Chronicling the evolution of the country’s design culture from the mid-20th century to today, it explores ideas of national identity and technological progress — all while highlighting the need for Canada to better celebrate its creative output. Here is Gotlieb’s primer.
Opening image: Circa 771 Stereo (1970) designed by Gordon Duern and Keith McQuarrie for Electrohome
- Rachel Gotlieb:
“Emerging designers in the ’40s and ’50s had to really foreground what design is to distance themselves from being seen as amateurs. A lot of entrepreneurial effort went into educating the public — and that’s still hard work today.
The National Design Council was hugely important for raising awareness through exhibitions and films, one of which we’re showing in the exhibition. With both that organization and the Design Exchange now defunct, it’s up to institutions like the ROM to take up this mission.”
“Many of the people we’re featuring looked at modernism and tried to bring it to Canada. You might see some silver in this show and think ‘Oh, that looks like Georg Jensen’ — but there are differences.
On the flip side, we also see international markets become more important to designers here. Umbra’s Garbo bin shows that what makes something Canadian is not necessarily that it was manufactured here.”
“Thomas Lamb’s Steamer chair taps into the local steamboat industry of Nova Scotia and looks like a wave in a way that feels very specifically driven by Canada.
We didn’t want to reinforce clichés, but a lot of Canadian design is in fact inspired by our landscapes — either because it reflects the open spaces or the flora and fauna, or because it was designed for outdoor recreation, like the Ski-Doo.”
“The show features Canadian General Electric kettles with their original packaging, as well as some marketing materials from stereo company Clairtone. Burton Kramer, the graphic designer who created the radiating CBC logo, also worked at Clairtone at one point. The company had a full corporate identity program at a time when that was very unusual, and fantastic to see in Canada.”
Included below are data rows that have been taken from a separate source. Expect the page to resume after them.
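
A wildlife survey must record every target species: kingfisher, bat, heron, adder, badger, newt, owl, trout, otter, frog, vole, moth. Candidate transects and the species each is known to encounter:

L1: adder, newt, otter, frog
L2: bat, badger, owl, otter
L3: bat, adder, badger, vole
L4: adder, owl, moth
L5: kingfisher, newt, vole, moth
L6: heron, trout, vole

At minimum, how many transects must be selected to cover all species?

4

L1, L2, L5, L6 together cover {kingfisher, bat, heron, adder, badger, newt, owl, trout, otter, frog, vole, moth} — every species.
No 3 of the 6 transects cover everything (all 20 triples fall short), so 4 is minimum.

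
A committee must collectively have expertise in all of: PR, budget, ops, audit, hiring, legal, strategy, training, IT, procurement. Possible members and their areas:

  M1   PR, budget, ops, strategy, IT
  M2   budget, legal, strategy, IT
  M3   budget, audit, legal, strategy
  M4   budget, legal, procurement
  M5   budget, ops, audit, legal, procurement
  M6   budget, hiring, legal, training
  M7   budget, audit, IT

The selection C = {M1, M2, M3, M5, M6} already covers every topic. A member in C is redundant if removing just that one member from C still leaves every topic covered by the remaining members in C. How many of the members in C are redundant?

Drop M1: PR uncovered — not redundant.
Drop M2: the rest still cover every topic — redundant.
Drop M3: the rest still cover every topic — redundant.
Drop M5: procurement uncovered — not redundant.
Drop M6: hiring, training uncovered — not redundant.
2 redundant: M2, M3.

2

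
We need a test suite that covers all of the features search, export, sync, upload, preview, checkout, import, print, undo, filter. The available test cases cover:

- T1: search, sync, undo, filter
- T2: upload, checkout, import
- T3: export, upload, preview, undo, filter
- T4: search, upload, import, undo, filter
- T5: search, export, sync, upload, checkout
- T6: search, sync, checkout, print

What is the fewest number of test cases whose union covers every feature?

T2, T3, T6 together cover {search, export, sync, upload, preview, checkout, import, print, undo, filter} — every feature.
No 2 of the 6 test cases cover everything (all 15 pairs fall short), so 3 is minimum.

3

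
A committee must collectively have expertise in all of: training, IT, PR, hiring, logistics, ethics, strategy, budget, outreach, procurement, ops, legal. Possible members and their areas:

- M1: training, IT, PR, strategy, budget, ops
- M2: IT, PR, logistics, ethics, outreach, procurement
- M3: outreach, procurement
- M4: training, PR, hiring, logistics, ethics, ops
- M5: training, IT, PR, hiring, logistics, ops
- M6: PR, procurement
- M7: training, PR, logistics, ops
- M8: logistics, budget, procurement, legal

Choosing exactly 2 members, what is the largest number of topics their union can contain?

10

Choosing M1, M2 covers {training, IT, PR, logistics, ethics, strategy, budget, outreach, procurement, ops} — 10 topics.
No choice of 2 members does better; here hiring, legal are left uncovered.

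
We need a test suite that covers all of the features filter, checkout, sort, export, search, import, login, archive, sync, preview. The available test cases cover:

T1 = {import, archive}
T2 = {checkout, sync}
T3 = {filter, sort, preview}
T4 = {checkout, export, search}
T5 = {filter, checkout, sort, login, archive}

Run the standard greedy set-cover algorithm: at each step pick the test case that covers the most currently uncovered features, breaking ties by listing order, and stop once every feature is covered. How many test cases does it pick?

5

Pick 1: T5 covers 5 new features (filter, checkout, sort, login, archive).
Pick 2: T4 covers 2 new features (export, search).
Pick 3: T1 covers 1 new features (import).
Pick 4: T2 covers 1 new features (sync).
Pick 5: T3 covers 1 new features (preview).
Greedy uses 5 test cases.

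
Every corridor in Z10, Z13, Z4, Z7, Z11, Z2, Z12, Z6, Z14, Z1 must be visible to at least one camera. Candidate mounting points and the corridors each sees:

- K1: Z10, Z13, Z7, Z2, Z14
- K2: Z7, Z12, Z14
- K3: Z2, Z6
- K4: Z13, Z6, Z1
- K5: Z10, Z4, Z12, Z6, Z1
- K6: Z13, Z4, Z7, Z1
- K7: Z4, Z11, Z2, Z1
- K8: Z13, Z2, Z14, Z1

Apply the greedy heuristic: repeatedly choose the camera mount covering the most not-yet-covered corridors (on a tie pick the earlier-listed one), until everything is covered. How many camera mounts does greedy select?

Pick 1: K1 covers 5 new corridors (Z10, Z13, Z7, Z2, Z14).
Pick 2: K5 covers 4 new corridors (Z4, Z12, Z6, Z1).
Pick 3: K7 covers 1 new corridors (Z11).
Greedy uses 3 camera mounts.

3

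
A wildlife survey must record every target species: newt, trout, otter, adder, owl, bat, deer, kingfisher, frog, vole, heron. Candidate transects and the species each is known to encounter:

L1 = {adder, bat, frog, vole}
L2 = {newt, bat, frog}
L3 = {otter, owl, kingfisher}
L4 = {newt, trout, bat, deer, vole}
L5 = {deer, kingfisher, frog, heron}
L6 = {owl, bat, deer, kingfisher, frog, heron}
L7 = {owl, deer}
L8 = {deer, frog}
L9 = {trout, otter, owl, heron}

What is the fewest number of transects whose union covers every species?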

“Craft and design are intertwined in Canada, given both the Indigenous makers who are so important to our culture and heritage and our limited secondary manufacturing processes.
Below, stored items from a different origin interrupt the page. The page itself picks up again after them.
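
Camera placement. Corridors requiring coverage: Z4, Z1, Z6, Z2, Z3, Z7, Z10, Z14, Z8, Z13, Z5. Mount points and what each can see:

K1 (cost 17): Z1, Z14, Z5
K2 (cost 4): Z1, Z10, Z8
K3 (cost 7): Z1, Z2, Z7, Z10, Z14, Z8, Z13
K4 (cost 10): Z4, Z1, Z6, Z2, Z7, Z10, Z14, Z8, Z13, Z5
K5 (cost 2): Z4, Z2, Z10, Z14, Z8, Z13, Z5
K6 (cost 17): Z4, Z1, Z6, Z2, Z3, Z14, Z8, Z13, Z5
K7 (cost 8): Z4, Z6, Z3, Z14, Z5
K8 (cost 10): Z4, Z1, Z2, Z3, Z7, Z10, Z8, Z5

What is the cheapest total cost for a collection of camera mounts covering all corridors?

15

K3, K7 cover every corridor at cost 7 + 8 = 15.
Any cover uses at least 2 camera mounts; among all covering selections none totals below 15.
Greedy by coverage-per-cost would pick K5, K4, K7 for 20 — worse than the optimum 15.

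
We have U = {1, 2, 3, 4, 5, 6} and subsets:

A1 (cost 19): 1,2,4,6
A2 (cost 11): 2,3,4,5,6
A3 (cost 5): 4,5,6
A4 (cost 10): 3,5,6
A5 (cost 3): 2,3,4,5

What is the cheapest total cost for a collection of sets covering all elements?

22

A1, A5 cover every element at cost 19 + 3 = 22.
Any cover uses at least 2 sets; among all covering selections none totals below 22.
Greedy by coverage-per-cost would pick A5, A3, A1 for 27 — worse than the optimum 22.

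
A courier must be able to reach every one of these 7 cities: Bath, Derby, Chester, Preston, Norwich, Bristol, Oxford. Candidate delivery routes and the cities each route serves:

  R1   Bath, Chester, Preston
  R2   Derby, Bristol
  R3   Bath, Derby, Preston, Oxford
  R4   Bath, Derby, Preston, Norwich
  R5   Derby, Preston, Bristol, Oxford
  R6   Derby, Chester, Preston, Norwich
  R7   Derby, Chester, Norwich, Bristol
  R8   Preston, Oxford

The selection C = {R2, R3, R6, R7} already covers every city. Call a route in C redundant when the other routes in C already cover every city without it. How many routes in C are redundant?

3

Drop R2: the rest still cover every city — redundant.
Drop R3: Bath, Oxford uncovered — not redundant.
Drop R6: the rest still cover every city — redundant.
Drop R7: the rest still cover every city — redundant.
3 redundant: R2, R6, R7.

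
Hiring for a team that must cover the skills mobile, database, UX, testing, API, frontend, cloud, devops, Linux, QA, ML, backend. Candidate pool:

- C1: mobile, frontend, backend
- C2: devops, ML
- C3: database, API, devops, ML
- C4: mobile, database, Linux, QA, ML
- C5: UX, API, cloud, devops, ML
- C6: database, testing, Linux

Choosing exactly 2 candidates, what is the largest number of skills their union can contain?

Choosing C4, C5 covers {mobile, database, UX, API, cloud, devops, Linux, QA, ML} — 9 skills.
No choice of 2 candidates does better; here testing, frontend, backend are left uncovered.

9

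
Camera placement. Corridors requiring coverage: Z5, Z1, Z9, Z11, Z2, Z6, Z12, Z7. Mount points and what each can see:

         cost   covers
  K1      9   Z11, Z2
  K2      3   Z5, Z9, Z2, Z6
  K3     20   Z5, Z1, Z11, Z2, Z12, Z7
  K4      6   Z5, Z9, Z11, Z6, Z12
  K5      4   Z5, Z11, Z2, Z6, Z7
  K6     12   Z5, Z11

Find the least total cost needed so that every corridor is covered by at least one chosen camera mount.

23

K2, K3 cover every corridor at cost 3 + 20 = 23.
Any cover uses at least 2 camera mounts; among all covering selections none totals below 23.
Greedy by coverage-per-cost would pick K2, K5, K4, K3 for 33 — worse than the optimum 23.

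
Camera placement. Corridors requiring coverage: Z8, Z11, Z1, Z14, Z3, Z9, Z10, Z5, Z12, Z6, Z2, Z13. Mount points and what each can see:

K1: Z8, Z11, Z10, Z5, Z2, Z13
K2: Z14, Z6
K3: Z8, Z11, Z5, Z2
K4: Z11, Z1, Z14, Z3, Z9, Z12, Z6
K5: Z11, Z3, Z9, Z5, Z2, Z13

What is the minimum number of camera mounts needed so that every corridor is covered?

2

K1, K4 together cover {Z8, Z11, Z1, Z14, Z3, Z9, Z10, Z5, Z12, Z6, Z2, Z13} — every corridor.
No single camera mount contains all 12 corridors, so 2 is optimal.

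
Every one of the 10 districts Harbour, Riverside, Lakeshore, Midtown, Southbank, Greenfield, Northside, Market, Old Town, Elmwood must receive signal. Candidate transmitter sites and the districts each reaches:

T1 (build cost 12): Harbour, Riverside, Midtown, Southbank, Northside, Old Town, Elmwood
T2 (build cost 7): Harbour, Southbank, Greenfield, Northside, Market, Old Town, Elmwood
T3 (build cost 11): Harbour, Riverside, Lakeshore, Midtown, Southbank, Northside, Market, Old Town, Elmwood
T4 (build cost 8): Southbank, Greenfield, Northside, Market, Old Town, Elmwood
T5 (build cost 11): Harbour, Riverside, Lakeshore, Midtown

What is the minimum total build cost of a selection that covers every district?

18

T2, T3 cover every district at build cost 7 + 11 = 18.
Any cover uses at least 2 transmitter sites; among all covering selections none totals below 18.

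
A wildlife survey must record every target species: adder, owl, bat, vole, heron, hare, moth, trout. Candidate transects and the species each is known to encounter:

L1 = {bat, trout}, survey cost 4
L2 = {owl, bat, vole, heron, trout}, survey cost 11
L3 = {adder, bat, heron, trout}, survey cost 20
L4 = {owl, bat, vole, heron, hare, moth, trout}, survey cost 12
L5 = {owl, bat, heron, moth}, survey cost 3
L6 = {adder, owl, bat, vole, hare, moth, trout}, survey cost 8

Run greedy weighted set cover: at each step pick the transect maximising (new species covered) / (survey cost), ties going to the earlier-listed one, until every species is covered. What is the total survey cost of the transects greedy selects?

11

Pick 1: L5 adds 4 new (owl, bat, heron, moth) at survey cost 3 (ratio 4/3).
Pick 2: L6 adds 4 new (adder, vole, hare, trout) at survey cost 8 (ratio 4/8).
Greedy total survey cost: 3 + 8 = 11.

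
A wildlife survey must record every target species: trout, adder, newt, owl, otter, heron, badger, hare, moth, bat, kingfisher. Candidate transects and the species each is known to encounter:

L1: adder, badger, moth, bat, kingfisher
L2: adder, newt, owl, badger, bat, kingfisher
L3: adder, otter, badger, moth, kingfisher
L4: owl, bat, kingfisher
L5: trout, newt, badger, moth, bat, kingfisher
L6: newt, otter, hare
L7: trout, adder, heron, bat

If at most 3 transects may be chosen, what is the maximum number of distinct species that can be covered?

10

Choosing L1, L6, L7 covers {trout, adder, newt, otter, heron, badger, hare, moth, bat, kingfisher} — 10 species.
No choice of 3 transects does better; here owl is left uncovered.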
Some industrial designers relied on craft makers for prototyping, and craft makers turned out large quantities of handmade functional objects. We’re really trying to celebrate what’s been done in Canadian design while also recognizing that there is no single definition of what that is.”
The curator behind the Royal Ontario Museum’s new exhibition shares her insights into historic Canadian designs.